(The Fiscal Times) One of the Obama Administration and Democrats major selling points of the new health care law was that “ObamaCare is projected to cut the national deficit by over $200 Billion during its first 10 years and over $1 Trillion over the next two decades…” however not according to the Congressional Budget Office.
In a little noticed footnote first reported this week by Roll Call updating estimates of the effects of insurance coverage provisions of the law, the agency headed by Douglas Elmendorf acknowledged, that neither the CBO nor the Joint Committee on Taxation (JCT) could determine precisely how scores of provisions–would impact on longterm government spending.

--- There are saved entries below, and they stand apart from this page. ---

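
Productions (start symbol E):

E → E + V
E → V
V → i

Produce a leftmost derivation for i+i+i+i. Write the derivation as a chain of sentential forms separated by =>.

E => E+V => E+V+V => E+V+V+V => V+V+V+V => i+V+V+V => i+i+V+V => i+i+i+V => i+i+i+i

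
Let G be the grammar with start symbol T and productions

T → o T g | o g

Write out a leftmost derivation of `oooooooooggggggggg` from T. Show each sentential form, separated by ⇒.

T ⇒ oTg   [T → o T g]
oTg ⇒ ooTgg   [T → o T g]
ooTgg ⇒ oooTggg   [T → o T g]
oooTggg ⇒ ooooTgggg   [T → o T g]
ooooTgggg ⇒ oooooTggggg   [T → o T g]
oooooTggggg ⇒ ooooooTgggggg   [T → o T g]
ooooooTgggggg ⇒ oooooooTggggggg   [T → o T g]
oooooooTggggggg ⇒ ooooooooTgggggggg   [T → o T g]
ooooooooTgggggggg ⇒ oooooooooggggggggg   [T → o g]

T ⇒ oTg ⇒ ooTgg ⇒ oooTggg ⇒ ooooTgggg ⇒ oooooTggggg ⇒ ooooooTgggggg ⇒ oooooooTggggggg ⇒ ooooooooTgggggggg ⇒ oooooooooggggggggg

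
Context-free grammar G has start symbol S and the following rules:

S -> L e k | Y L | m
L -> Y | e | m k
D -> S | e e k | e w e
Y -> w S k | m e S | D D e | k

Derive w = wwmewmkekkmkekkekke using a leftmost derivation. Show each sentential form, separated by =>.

S => YL => wSkL => wLekkL => wYekkL => wwSkekkL => wwLekkekkL => wwYekkekkL => wwmeSekkekkL => wwmeYLekkekkL => wwmewSkLekkekkL => wwmewLekkLekkekkL => wwmewmkekkLekkekkL => wwmewmkekkmkekkekkL => wwmewmkekkmkekkekke

S => YL   [S -> Y L]
YL => wSkL   [Y -> w S k]
wSkL => wLekkL   [S -> L e k]
wLekkL => wYekkL   [L -> Y]
wYekkL => wwSkekkL   [Y -> w S k]
wwSkekkL => wwLekkekkL   [S -> L e k]
wwLekkekkL => wwYekkekkL   [L -> Y]
wwYekkekkL => wwmeSekkekkL   [Y -> m e S]
wwmeSekkekkL => wwmeYLekkekkL   [S -> Y L]
wwmeYLekkekkL => wwmewSkLekkekkL   [Y -> w S k]
wwmewSkLekkekkL => wwmewLekkLekkekkL   [S -> L e k]
wwmewLekkLekkekkL => wwmewmkekkLekkekkL   [L -> m k]
wwmewmkekkLekkekkL => wwmewmkekkmkekkekkL   [L -> m k]
wwmewmkekkmkekkekkL => wwmewmkekkmkekkekke   [L -> e]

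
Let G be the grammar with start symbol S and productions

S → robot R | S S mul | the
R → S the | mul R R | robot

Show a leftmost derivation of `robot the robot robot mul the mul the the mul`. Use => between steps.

S => S S mul   [S → S S mul]
S S mul => robot R S mul   [S → robot R]
robot R S mul => robot S the S mul   [R → S the]
robot S the S mul => robot S S mul the S mul   [S → S S mul]
robot S S mul the S mul => robot S S mul S mul the S mul   [S → S S mul]
robot S S mul S mul the S mul => robot the S mul S mul the S mul   [S → the]
robot the S mul S mul the S mul => robot the robot R mul S mul the S mul   [S → robot R]
robot the robot R mul S mul the S mul => robot the robot robot mul S mul the S mul   [R → robot]
robot the robot robot mul S mul the S mul => robot the robot robot mul the mul the S mul   [S → the]
robot the robot robot mul the mul the S mul => robot the robot robot mul the mul the the mul   [S → the]

S => S S mul => robot R S mul => robot S the S mul => robot S S mul the S mul => robot S S mul S mul the S mul => robot the S mul S mul the S mul => robot the robot R mul S mul the S mul => robot the robot robot mul S mul the S mul => robot the robot robot mul the mul the S mul => robot the robot robot mul the mul the the mul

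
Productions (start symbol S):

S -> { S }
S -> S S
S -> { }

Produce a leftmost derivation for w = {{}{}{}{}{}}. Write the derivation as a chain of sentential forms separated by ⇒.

S ⇒ {S} ⇒ {SS} ⇒ {SSS} ⇒ {SSSS} ⇒ {{}SSS} ⇒ {{}SSSS} ⇒ {{}{}SSS} ⇒ {{}{}{}SS} ⇒ {{}{}{}{}S} ⇒ {{}{}{}{}{}}

S ⇒ {S}   [S -> { S }]
{S} ⇒ {SS}   [S -> S S]
{SS} ⇒ {SSS}   [S -> S S]
{SSS} ⇒ {SSSS}   [S -> S S]
{SSSS} ⇒ {{}SSS}   [S -> { }]
{{}SSS} ⇒ {{}SSSS}   [S -> S S]
{{}SSSS} ⇒ {{}{}SSS}   [S -> { }]
{{}{}SSS} ⇒ {{}{}{}SS}   [S -> { }]
{{}{}{}SS} ⇒ {{}{}{}{}S}   [S -> { }]
{{}{}{}{}S} ⇒ {{}{}{}{}{}}   [S -> { }]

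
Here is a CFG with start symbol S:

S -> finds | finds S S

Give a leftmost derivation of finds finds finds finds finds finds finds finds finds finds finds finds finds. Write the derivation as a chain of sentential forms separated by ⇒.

S ⇒ finds S S   [S -> finds S S]
finds S S ⇒ finds finds S S S   [S -> finds S S]
finds finds S S S ⇒ finds finds finds S S   [S -> finds]
finds finds finds S S ⇒ finds finds finds finds S   [S -> finds]
finds finds finds finds S ⇒ finds finds finds finds finds S S   [S -> finds S S]
finds finds finds finds finds S S ⇒ finds finds finds finds finds finds S S S   [S -> finds S S]
finds finds finds finds finds finds S S S ⇒ finds finds finds finds finds finds finds S S S S   [S -> finds S S]
finds finds finds finds finds finds finds S S S S ⇒ finds finds finds finds finds finds finds finds S S S   [S -> finds]
finds finds finds finds finds finds finds finds S S S ⇒ finds finds finds finds finds finds finds finds finds S S   [S -> finds]
finds finds finds finds finds finds finds finds finds S S ⇒ finds finds finds finds finds finds finds finds finds finds S   [S -> finds]
finds finds finds finds finds finds finds finds finds finds S ⇒ finds finds finds finds finds finds finds finds finds finds finds S S   [S -> finds S S]
finds finds finds finds finds finds finds finds finds finds finds S S ⇒ finds finds finds finds finds finds finds finds finds finds finds finds S   [S -> finds]
finds finds finds finds finds finds finds finds finds finds finds finds S ⇒ finds finds finds finds finds finds finds finds finds finds finds finds finds   [S -> finds]

S ⇒ finds S S ⇒ finds finds S S S ⇒ finds finds finds S S ⇒ finds finds finds finds S ⇒ finds finds finds finds finds S S ⇒ finds finds finds finds finds finds S S S ⇒ finds finds finds finds finds finds finds S S S S ⇒ finds finds finds finds finds finds finds finds S S S ⇒ finds finds finds finds finds finds finds finds finds S S ⇒ finds finds finds finds finds finds finds finds finds finds S ⇒ finds finds finds finds finds finds finds finds finds finds finds S S ⇒ finds finds finds finds finds finds finds finds finds finds finds finds S ⇒ finds finds finds finds finds finds finds finds finds finds finds finds finds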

“CBO and JCT can no longer determine how the provisions of the ACA that are not related to the expansion of health insurance coverage have affected their projections of direct spending and revenues,” the CBO wrote. “The provisions that expanded coverage established entirely new programs or components of programs…Isolating the incremental effects of those provisions on previously existing programs and revenues four years after enactment of the ACA is not possible.”
As the Roll Call story noted, the CBO based its original estimates of long-term deficit reduction on the assumption that ObamaCare which included Medicare cuts and numerous new taxes would be implemented as written, that was before a blizzard of Obama Administration changes and delays in deadlines of the implementation of the health care law.